Once they got to the car came the dilemma as to where to put the buck. There was no way it would fit in the trunk, so it was strapped over the passenger-side front fender, with its head tied to the front bumper. When the hunters arrived in Vassar, the sight of the large buck strapped to the front of the car was definitely a traffic stopper. A newspaper photo taken that day, shows the three happy hunters standing behind a very large bodied and heavily antlered buck tied across the front of the vehicle.

Mack was told of a big buck contest being held at the Smith Hardware Store in Saginaw, and he headed there to place his deer on the “buck-pole”.  Mack’s 27-point buck won the contest hands down, with $25 in merchandise picked out at the hardware store being first prize, and $25 in 1948 was a nice sum of money. Mack picked out a blow-torch as one of the items, which he would keep in his garage for the remainder of his days.
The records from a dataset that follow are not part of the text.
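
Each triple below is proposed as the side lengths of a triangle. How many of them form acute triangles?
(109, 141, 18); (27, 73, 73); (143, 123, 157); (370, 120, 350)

(109,141,18): 18+109 ≤ 141, not a triangle
(27,73,73): 27²+73² = 6058 > 5329 = 73² → acute
(143,123,157): 123²+143² = 35578 > 24649 = 157² → acute
(370,120,350): 120²+350² = 136900 = 370² → right
2 of the 4 are acute.

2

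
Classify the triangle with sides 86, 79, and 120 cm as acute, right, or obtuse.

obtuse

Compare the square of the longest side to the sum of squares of the other two: 79² + 86² = 13637 < 14400 = 120².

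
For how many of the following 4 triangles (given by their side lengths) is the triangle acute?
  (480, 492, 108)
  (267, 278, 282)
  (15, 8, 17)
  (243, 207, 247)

(480,492,108): 108²+480² = 242064 = 492² → right
(267,278,282): 267²+278² = 148573 > 79524 = 282² → acute
(15,8,17): 8²+15² = 289 = 17² → right
(243,207,247): 207²+243² = 101898 > 61009 = 247² → acute
2 of the 4 are acute.

2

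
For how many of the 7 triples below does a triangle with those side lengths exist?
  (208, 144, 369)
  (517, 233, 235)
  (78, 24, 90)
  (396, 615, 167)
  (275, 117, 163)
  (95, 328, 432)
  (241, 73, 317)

(144,208,369): 144+208 ≤ 369 → not valid
(233,235,517): 233+235 ≤ 517 → not valid
(24,78,90): 24+78 > 90 → valid
(167,396,615): 167+396 ≤ 615 → not valid
(117,163,275): 117+163 > 275 → valid
(95,328,432): 95+328 ≤ 432 → not valid
(73,241,317): 73+241 ≤ 317 → not valid
2 of the 7 triples form a triangle.

2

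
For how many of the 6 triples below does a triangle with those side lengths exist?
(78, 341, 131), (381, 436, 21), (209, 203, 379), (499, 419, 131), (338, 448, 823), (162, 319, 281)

(78,131,341): 78+131 ≤ 341 → not valid
(21,381,436): 21+381 ≤ 436 → not valid
(203,209,379): 203+209 > 379 → valid
(131,419,499): 131+419 > 499 → valid
(338,448,823): 338+448 ≤ 823 → not valid
(162,281,319): 162+281 > 319 → valid
3 of the 6 triples form a triangle.

3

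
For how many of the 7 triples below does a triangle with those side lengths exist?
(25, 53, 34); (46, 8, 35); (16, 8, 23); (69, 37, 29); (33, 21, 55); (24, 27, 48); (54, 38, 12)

3

(25,34,53): 25+34 > 53 → valid
(8,35,46): 8+35 ≤ 46 → not valid
(8,16,23): 8+16 > 23 → valid
(29,37,69): 29+37 ≤ 69 → not valid
(21,33,55): 21+33 ≤ 55 → not valid
(24,27,48): 24+27 > 48 → valid
(12,38,54): 12+38 ≤ 54 → not valid
3 of the 7 triples form a triangle.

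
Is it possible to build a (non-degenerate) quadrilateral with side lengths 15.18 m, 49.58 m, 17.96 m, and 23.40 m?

A quadrilateral exists iff every side is shorter than the sum of the others — equivalently, the longest side is less than the sum of the rest.
Longest side 49.58 < 56.54 (sum of the remaining 3), so yes.

Yes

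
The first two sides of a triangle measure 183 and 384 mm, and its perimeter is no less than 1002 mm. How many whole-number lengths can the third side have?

132

Triangle inequality: 201 < x < 567. Perimeter ≥ 1002 gives x ≥ 1002 − 183 − 384 = 435.
So 435 ≤ x < 567; integers 435 through 566: 132 values.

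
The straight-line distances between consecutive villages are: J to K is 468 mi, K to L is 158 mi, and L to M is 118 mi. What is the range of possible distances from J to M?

192 ≤ JM ≤ 744 mi

The maximum is all hops collinear in one direction: 468 + 158 + 118 = 744.
The longest hop is 468; the others sum to 276. Folding the others back against it leaves at least 468 − 276 = 192.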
 When the buck was later hanging in Mack’s barn near Reese, word of the buck had gotten out, and visitors from all around came to see the amazing deer. After the head was mounted, Mack’s wife wasn’t too thrilled about having a deer staring at her, and it would end up being in Krick’s Bar (owned by her family members) which used to be at the west side of Reese, where the mounted head remained for almost 40 years.

In the 1980’s, Mack had the buck remounted with a new cape, and with the commercial interest in large whitetail racks that began in that timeframe, he had been offered from two to ten thousand dollars for it, but it was a family heirloom that was not for sale. The buck would go on display in Reese at Hill’s Trophies Unlimited Taxidermy, which is owned and operated by Mack’s grandson, Matt Hill.

Despite his good fortune on bagging a trophy buck of a lifetime, Mack’s outdoor passion would remain to be pheasant hunting, and he would never go deer hunting again.

However, he would always remember those lucky moments in life, from a German pilot who completely missed with multiple bullets while strafing the truck Mack was temporarily stuck on, to an enormous whitetail buck that came splashing across the Cass River and climbing up the nearby riverbank as if it were fate.